Si la condition féminine fait apparaître l’homme marocain sous un jour de puissance et de grandeur, il n’en demeure pas moins lésé par cet état des choses. J’aime à pense qu’émanciper la femme libérerait l’homme. Dans ce scénario, il est souvent réduit à une cible qui doit en surplus être digne de la flèche qu’on lui lance. En 2013, le fameux ‘‘ mon argent est mien et ton argent est mien ’’ sévit encore dans plusieurs couples au Maroc, et l’homme se définit encore strictement par sa bourse. Une femme indépendante pour qui le mariage a une importance reléguée au deuxième rang en faveur d’une vie épanouie le jaugerait sur ses qualités humaines plutôt que le modèle de sa voiture, il ne souffrirait pas l’immense frustration de convoiter une conjointe sans pouvoir espérer la conquérir – aurait- il même son consentement – parce que son père n’était pas riche ou qu’il n’a pas de préfixe de noblesse attaché à son nom. Une femme qui travaille est une femme capable de s’assumer, libre du joug de quiconque voudrait dicter ses agissements au-delà de son propre vouloir.
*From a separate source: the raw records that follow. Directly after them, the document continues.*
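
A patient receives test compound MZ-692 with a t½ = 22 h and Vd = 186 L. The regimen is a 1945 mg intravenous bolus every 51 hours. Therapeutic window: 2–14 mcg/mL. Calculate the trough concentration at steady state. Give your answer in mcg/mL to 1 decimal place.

τ/t½ = 51/22 ≈ 2.3182, so fraction remaining f = (1/2)^(51/22) ≈ 0.2005.
Accumulation ratio R = 1/(1 − f) ≈ 1/0.7995 ≈ 1.2508.
Each bolus raises the concentration by D/Vd = 1945/186 ≈ 10.457 mcg/mL.
Cmax,ss = C₀/(1 − f) ≈ 10.457/0.7995 ≈ 13.079 mcg/mL.
Steady-state trough Cmin,ss = Cmax,ss·f ≈ 13.079 × 0.2005 ≈ 2.622 mcg/mL.
Trough 2.6 mcg/mL vs MEC 2 mcg/mL: adequate.

2.6 mcg/mL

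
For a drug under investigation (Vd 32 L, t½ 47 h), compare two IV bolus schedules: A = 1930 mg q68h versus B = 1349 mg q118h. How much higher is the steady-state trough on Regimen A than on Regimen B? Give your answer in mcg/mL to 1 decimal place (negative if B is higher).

Regimen A: f = (1/2)^(68/47) ≈ 0.3668; Cmin,ss = (1930/32)·f/(1−f) ≈ 34.938 mcg/mL.
Regimen B: f = (1/2)^(118/47) ≈ 0.1755; Cmin,ss = (1349/32)·f/(1−f) ≈ 8.973 mcg/mL.
Difference ≈ 34.938 − 8.973 ≈ 25.965 mcg/mL.

26.0 mcg/mL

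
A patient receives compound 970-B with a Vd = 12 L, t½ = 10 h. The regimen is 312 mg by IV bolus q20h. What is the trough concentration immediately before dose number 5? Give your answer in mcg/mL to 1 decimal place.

f = (1/2)^(τ/t½) = (1/2)^(20/10) ≈ 0.2500.
C₀ = D/Vd = 312/12 ≈ 26.000 mcg/mL.
Before the 5th dose, 4 doses have been given. Superposition: Cmin = C₀·(f + f² + … + f^4).
≈ 26.000 × (0.2500 + 0.0625 + 0.0156 + 0.0039) ≈ 26.000 × 0.3320 ≈ 8.632 mcg/mL.

8.6 mcg/mL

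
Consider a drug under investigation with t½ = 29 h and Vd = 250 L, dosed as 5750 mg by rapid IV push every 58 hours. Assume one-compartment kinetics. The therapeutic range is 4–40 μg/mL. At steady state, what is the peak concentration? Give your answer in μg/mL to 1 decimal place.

30.7 μg/mL

The dosing interval is 2 half-lives, so f = 2^(−2) = 0.25.
At steady state, R = 1/(1 − 0.25) = 4/3.
Single-dose peak C₀ = D/Vd = 5750/250 = 23 μg/mL.
Steady-state peak Cmax,ss = C₀·R = 23 × 4/3 ≈ 30.667 μg/mL.
Peak 30.7 μg/mL vs MTC 40 μg/mL: below toxic threshold.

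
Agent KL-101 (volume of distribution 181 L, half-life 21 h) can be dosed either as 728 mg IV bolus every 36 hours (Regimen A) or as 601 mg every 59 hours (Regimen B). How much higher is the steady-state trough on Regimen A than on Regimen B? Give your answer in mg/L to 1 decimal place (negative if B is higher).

Regimen A: f = (1/2)^(36/21) ≈ 0.3048; Cmin,ss = (728/181)·f/(1−f) ≈ 1.763 mg/L.
Regimen B: f = (1/2)^(59/21) ≈ 0.1426; Cmin,ss = (601/181)·f/(1−f) ≈ 0.552 mg/L.
Difference ≈ 1.763 − 0.552 ≈ 1.211 mg/L.

1.2 mg/L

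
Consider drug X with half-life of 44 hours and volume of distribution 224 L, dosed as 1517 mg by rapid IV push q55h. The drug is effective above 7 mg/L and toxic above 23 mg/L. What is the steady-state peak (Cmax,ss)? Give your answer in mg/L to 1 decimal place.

Over one 55-h interval, 55/44 ≈ 1.25 half-lives elapse, leaving f ≈ 0.4204 of each dose.
Accumulation ratio R = 1/(1 − f) ≈ 1/0.5796 ≈ 1.7253.
Single-dose peak C₀ = D/Vd = 1517/224 ≈ 6.772 mg/L.
Steady-state peak Cmax,ss = C₀·R ≈ 6.772 × 1.7253 ≈ 11.684 mg/L.
Peak 11.7 mg/L vs MTC 23 mg/L: below toxic threshold.

11.7 mg/L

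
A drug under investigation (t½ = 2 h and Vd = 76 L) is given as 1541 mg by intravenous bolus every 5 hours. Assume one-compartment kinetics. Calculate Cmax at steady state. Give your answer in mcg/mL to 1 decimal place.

24.6 mcg/mL

τ/t½ = 5/2 ≈ 2.5, so fraction remaining f = (1/2)^(5/2) ≈ 0.1768.
Accumulation ratio R = 1/(1 − f) ≈ 1/0.8232 ≈ 1.2148.
Each bolus raises the concentration by D/Vd = 1541/76 ≈ 20.276 mcg/mL.
Cmax,ss = C₀/(1 − f) ≈ 20.276/0.8232 ≈ 24.631 mcg/mL.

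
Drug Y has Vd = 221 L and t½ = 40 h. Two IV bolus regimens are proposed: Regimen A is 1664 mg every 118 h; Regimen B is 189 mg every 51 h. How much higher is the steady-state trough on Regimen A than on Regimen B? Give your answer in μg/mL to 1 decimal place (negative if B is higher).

0.5 μg/mL

Regimen A: f = (1/2)^(118/40) ≈ 0.1294; Cmin,ss = (1664/221)·f/(1−f) ≈ 1.119 μg/mL.
Regimen B: f = (1/2)^(51/40) ≈ 0.4132; Cmin,ss = (189/221)·f/(1−f) ≈ 0.602 μg/mL.
Difference ≈ 1.119 − 0.602 ≈ 0.517 μg/mL.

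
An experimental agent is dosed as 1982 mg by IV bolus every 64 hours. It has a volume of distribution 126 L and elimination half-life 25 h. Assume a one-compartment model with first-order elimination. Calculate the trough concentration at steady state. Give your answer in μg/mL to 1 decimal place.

3.2 μg/mL

Over one 64-h interval, 64/25 ≈ 2.56 half-lives elapse, leaving f ≈ 0.1696 of each dose.
Accumulation ratio R = 1/(1 − f) ≈ 1/0.8304 ≈ 1.2042.
Single-dose peak C₀ = D/Vd = 1982/126 ≈ 15.730 μg/mL.
Steady-state peak Cmax,ss = C₀·R ≈ 15.730 × 1.2042 ≈ 18.942 μg/mL.
One interval later, Cmin,ss = Cmax,ss·e^(−kτ) ≈ 18.942 × 0.1696 ≈ 3.213 μg/mL.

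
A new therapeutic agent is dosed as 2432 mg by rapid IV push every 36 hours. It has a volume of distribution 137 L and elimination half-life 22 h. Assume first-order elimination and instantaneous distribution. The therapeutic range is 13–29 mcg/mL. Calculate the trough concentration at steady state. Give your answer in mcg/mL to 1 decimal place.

τ/t½ = 36/22 ≈ 1.6364, so fraction remaining f = (1/2)^(36/22) ≈ 0.3217.
Single-dose peak C₀ = D/Vd = 2432/137 ≈ 17.752 mcg/mL.
Steady-state trough Cmin,ss = C₀·f/(1−f) ≈ 17.752 × 0.3217/0.6783 ≈ 8.419 mcg/mL.
Trough 8.4 mcg/mL vs MEC 13 mcg/mL: subtherapeutic.

8.4 mcg/mL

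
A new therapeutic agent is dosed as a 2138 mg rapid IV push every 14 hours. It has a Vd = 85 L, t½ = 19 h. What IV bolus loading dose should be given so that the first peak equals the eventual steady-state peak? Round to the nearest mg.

5346 mg

f = (1/2)^(14/19) ≈ 0.600051; accumulation ratio R = 1/(1−f) ≈ 2.50032.
Loading dose to hit Cmax,ss on first dose: D_load = D_maint·R ≈ 2138 × 2.50032 ≈ 5345.68 mg.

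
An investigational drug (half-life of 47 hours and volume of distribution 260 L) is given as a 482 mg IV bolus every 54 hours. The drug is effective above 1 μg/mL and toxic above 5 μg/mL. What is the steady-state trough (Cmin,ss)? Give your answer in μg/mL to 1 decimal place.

τ/t½ = 54/47 ≈ 1.1489, so fraction remaining f = (1/2)^(54/47) ≈ 0.4510.
At steady state, accumulation factor R = 1/(1 − e^(−kτ)) ≈ 1.8215.
Each bolus raises the concentration by D/Vd = 482/260 ≈ 1.854 μg/mL.
Steady-state peak Cmax,ss = C₀·R ≈ 1.854 × 1.8215 ≈ 3.377 μg/mL.
Steady-state trough Cmin,ss = Cmax,ss·f ≈ 3.377 × 0.4510 ≈ 1.523 μg/mL.
Trough 1.5 μg/mL vs MEC 1 μg/mL: adequate.

1.5 μg/mL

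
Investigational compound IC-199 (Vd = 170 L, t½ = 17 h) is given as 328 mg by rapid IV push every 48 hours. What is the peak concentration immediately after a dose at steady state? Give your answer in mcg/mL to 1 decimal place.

2.2 mcg/mL

k = ln2/t½ = ln2/17 ≈ 0.040773 h⁻¹; fraction remaining f = e^(−kτ) = e^(−0.040773×48) ≈ 0.1413.
At steady state, accumulation factor R = 1/(1 − e^(−kτ)) ≈ 1.1646.
Each bolus raises the concentration by D/Vd = 328/170 ≈ 1.929 mcg/mL.
Steady-state peak Cmax,ss = C₀·R ≈ 1.929 × 1.1646 ≈ 2.247 mcg/mL.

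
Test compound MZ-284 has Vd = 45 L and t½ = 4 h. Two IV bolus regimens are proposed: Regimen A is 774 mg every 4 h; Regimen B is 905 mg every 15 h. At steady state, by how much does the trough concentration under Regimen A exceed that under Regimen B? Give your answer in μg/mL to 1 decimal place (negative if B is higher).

Regimen A: f = (1/2)^(4/4) ≈ 0.5000; Cmin,ss = (774/45)·f/(1−f) ≈ 17.200 μg/mL.
Regimen B: f = (1/2)^(15/4) ≈ 0.0743; Cmin,ss = (905/45)·f/(1−f) ≈ 1.614 μg/mL.
Difference ≈ 17.200 − 1.614 ≈ 15.586 μg/mL.

15.6 μg/mL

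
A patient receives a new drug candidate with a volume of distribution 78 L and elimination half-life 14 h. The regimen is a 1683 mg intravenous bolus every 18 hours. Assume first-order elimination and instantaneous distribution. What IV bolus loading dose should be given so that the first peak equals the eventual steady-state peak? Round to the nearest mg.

2853 mg

f = (1/2)^(18/14) ≈ 0.410168; accumulation ratio R = 1/(1−f) ≈ 1.69540.
Loading dose to hit Cmax,ss on first dose: D_load = D_maint·R ≈ 1683 × 1.69540 ≈ 2853.36 mg.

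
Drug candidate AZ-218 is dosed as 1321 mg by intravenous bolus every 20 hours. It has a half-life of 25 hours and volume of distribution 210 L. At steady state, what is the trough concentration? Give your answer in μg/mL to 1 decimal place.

Over one 20-h interval, 20/25 ≈ 0.8 half-lives elapse, leaving f ≈ 0.5743 of each dose.
Single-dose peak C₀ = D/Vd = 1321/210 ≈ 6.290 μg/mL.
Steady-state trough Cmin,ss = C₀·f/(1−f) ≈ 6.290 × 0.5743/0.4257 ≈ 8.486 μg/mL.

8.5 μg/mL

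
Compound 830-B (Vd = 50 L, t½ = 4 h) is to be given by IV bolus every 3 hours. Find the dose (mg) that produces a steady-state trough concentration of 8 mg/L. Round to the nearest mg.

273 mg

τ/t½ = 3/4 ≈ 0.75, so f = (1/2)^(3/4) ≈ 0.594604.
Cmin,ss = (D/Vd)·f/(1−f), so D = Cmin,ss·Vd·(1−f)/f.
D = 8 × 50 × (1−f)/f ≈ 8 × 50 × 0.68179 ≈ 272.72 mg.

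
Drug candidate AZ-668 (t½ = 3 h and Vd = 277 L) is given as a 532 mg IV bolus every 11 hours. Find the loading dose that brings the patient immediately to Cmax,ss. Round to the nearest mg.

577 mg

f = (1/2)^(11/3) ≈ 0.078745; accumulation ratio R = 1/(1−f) ≈ 1.08548.
Loading dose to hit Cmax,ss on first dose: D_load = D_maint·R ≈ 532 × 1.08548 ≈ 577.48 mg.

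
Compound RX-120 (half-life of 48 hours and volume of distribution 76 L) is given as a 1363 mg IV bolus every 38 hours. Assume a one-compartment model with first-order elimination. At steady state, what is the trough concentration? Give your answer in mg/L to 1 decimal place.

24.5 mg/L

τ/t½ = 38/48 ≈ 0.79167, so fraction remaining f = (1/2)^(38/48) ≈ 0.5777.
Single-dose peak C₀ = D/Vd = 1363/76 ≈ 17.934 mg/L.
Steady-state trough Cmin,ss = C₀·f/(1−f) ≈ 17.934 × 0.5777/0.4223 ≈ 24.533 mg/L.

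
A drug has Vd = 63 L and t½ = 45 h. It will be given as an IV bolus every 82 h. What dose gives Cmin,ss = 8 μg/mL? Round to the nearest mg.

τ/t½ = 82/45 ≈ 1.8222, so f = (1/2)^(82/45) ≈ 0.282785.
Cmin,ss = (D/Vd)·f/(1−f), so D = Cmin,ss·Vd·(1−f)/f.
D = 8 × 63 × (1−f)/f ≈ 8 × 63 × 2.53626 ≈ 1278.28 mg.

1278 mg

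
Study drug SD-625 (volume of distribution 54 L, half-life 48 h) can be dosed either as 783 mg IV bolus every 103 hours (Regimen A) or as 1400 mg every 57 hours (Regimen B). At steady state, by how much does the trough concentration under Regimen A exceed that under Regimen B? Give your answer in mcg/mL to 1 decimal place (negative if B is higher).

-16.1 mcg/mL

Regimen A: f = (1/2)^(103/48) ≈ 0.2260; Cmin,ss = (783/54)·f/(1−f) ≈ 4.234 mcg/mL.
Regimen B: f = (1/2)^(57/48) ≈ 0.4391; Cmin,ss = (1400/54)·f/(1−f) ≈ 20.296 mcg/mL.
Difference ≈ 4.234 − 20.296 ≈ -16.062 mcg/mL.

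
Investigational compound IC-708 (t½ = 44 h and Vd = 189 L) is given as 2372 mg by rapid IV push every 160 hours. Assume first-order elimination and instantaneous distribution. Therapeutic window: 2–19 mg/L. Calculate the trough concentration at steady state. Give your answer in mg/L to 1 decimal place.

τ/t½ = 160/44 ≈ 3.6364, so fraction remaining f = (1/2)^(160/44) ≈ 0.0804.
Single-dose peak C₀ = D/Vd = 2372/189 ≈ 12.550 mg/L.
Steady-state trough Cmin,ss = C₀·f/(1−f) ≈ 12.550 × 0.0804/0.9196 ≈ 1.097 mg/L.
Trough 1.1 mg/L vs MEC 2 mg/L: subtherapeutic.

1.1 mg/L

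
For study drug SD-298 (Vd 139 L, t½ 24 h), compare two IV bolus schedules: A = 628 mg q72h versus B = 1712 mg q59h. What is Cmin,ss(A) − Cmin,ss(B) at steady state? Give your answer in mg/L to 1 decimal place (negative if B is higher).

Regimen A: f = (1/2)^(72/24) ≈ 0.1250; Cmin,ss = (628/139)·f/(1−f) ≈ 0.645 mg/L.
Regimen B: f = (1/2)^(59/24) ≈ 0.1820; Cmin,ss = (1712/139)·f/(1−f) ≈ 2.740 mg/L.
Difference ≈ 0.645 − 2.740 ≈ -2.095 mg/L.

-2.1 mg/L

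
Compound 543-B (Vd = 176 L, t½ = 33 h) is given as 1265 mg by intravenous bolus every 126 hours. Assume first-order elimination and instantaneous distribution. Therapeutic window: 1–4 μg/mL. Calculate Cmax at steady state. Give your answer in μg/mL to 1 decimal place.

k = ln2/t½ = ln2/33 ≈ 0.021004 h⁻¹; fraction remaining f = e^(−kτ) = e^(−0.021004×126) ≈ 0.0709.
At steady state, accumulation factor R = 1/(1 − e^(−kτ)) ≈ 1.0763.
Each bolus raises the concentration by D/Vd = 1265/176 ≈ 7.188 μg/mL.
Steady-state peak Cmax,ss = C₀·R ≈ 7.188 × 1.0763 ≈ 7.736 μg/mL.
Peak 7.7 μg/mL vs MTC 4 μg/mL: exceeds toxic threshold.

7.7 μg/mL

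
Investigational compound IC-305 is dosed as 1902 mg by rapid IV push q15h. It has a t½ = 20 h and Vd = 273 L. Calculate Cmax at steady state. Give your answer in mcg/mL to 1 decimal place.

17.2 mcg/mL

k = ln2/t½ = ln2/20 ≈ 0.034657 h⁻¹; fraction remaining f = e^(−kτ) = e^(−0.034657×15) ≈ 0.5946.
At steady state, accumulation factor R = 1/(1 − e^(−kτ)) ≈ 2.4667.
Single-dose peak C₀ = D/Vd = 1902/273 ≈ 6.967 mcg/mL.
Cmax,ss = C₀/(1 − f) ≈ 6.967/0.4054 ≈ 17.185 mcg/mL.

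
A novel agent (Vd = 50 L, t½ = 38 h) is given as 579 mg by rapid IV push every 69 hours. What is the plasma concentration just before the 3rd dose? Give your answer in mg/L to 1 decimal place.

f = (1/2)^(τ/t½) = (1/2)^(69/38) ≈ 0.2840.
C₀ = D/Vd = 579/50 ≈ 11.580 mg/L.
Before the 3rd dose, 2 doses have been given. Superposition: Cmin = C₀·(f + f²).
≈ 11.580 × (0.2840 + 0.0807) ≈ 11.580 × 0.3647 ≈ 4.223 mg/L.

4.2 mg/L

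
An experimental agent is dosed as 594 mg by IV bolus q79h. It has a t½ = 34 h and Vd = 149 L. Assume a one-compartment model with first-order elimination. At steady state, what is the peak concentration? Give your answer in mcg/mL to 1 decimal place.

5.0 mcg/mL

Over one 79-h interval, 79/34 ≈ 2.3235 half-lives elapse, leaving f ≈ 0.1998 of each dose.
At steady state, accumulation factor R = 1/(1 − e^(−kτ)) ≈ 1.2497.
Single-dose peak C₀ = D/Vd = 594/149 ≈ 3.987 mcg/mL.
Steady-state peak Cmax,ss = C₀·R ≈ 3.987 × 1.2497 ≈ 4.983 mcg/mL.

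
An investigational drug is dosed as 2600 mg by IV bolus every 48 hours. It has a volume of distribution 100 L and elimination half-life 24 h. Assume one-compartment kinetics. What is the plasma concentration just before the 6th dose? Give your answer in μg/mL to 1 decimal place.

8.7 μg/mL

f = (1/2)^(τ/t½) = (1/2)^(48/24) ≈ 0.2500.
C₀ = D/Vd = 2600/100 ≈ 26.000 μg/mL.
Before the 6th dose, 5 doses have been given. Superposition: Cmin = C₀·(f + f² + … + f^5).
≈ 26.000 × (0.2500 + 0.0625 + 0.0156 + 0.0039 + 0.0010) ≈ 26.000 × 0.3330 ≈ 8.658 μg/mL.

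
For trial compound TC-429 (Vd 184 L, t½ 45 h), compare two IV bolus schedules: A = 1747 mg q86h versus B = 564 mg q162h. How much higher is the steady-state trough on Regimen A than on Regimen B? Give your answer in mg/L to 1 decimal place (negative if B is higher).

3.2 mg/L

Regimen A: f = (1/2)^(86/45) ≈ 0.2659; Cmin,ss = (1747/184)·f/(1−f) ≈ 3.439 mg/L.
Regimen B: f = (1/2)^(162/45) ≈ 0.0825; Cmin,ss = (564/184)·f/(1−f) ≈ 0.276 mg/L.
Difference ≈ 3.439 − 0.276 ≈ 3.163 mg/L.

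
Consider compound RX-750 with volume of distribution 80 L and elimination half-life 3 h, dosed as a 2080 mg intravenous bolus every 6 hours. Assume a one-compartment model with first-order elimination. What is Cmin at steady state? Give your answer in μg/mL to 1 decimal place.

8.7 μg/mL

The dosing interval is 2 half-lives, so f = 2^(−2) = 0.25.
Accumulation ratio R = 1/(1 − f) = 1/0.75 = 4/3.
Single-dose peak C₀ = D/Vd = 2080/80 = 26 μg/mL.
Steady-state peak Cmax,ss = C₀·R = 26 × 4/3 ≈ 34.667 μg/mL.
Steady-state trough Cmin,ss = Cmax,ss·f ≈ 34.667 × 0.25 ≈ 8.667 μg/mL.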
A ceci près qu’il ne se saurait généraliser ces constats, j’estime qu’il demeure au Maroc une grande proportion de femmes lésées par le comportement biaisé de la société, du moins assez pour jusitfier cet article. Asseoir l’égalité, égalité face au ménage, égalité face à la législation, égalité face au travail entre hommes et femmes entraînerait des rapports plus sains et surtout plus rationnels entre les deux. Voudraient-il progresser, humainement, socialement et même économiquement, les marocains devraient quitter cette manie médiévale de considérer la femme comme le sbire du Mal, un citoyen de second degré qu’il faut dompter, lui restituer la valeur qui lui a été donnée par son Créateur.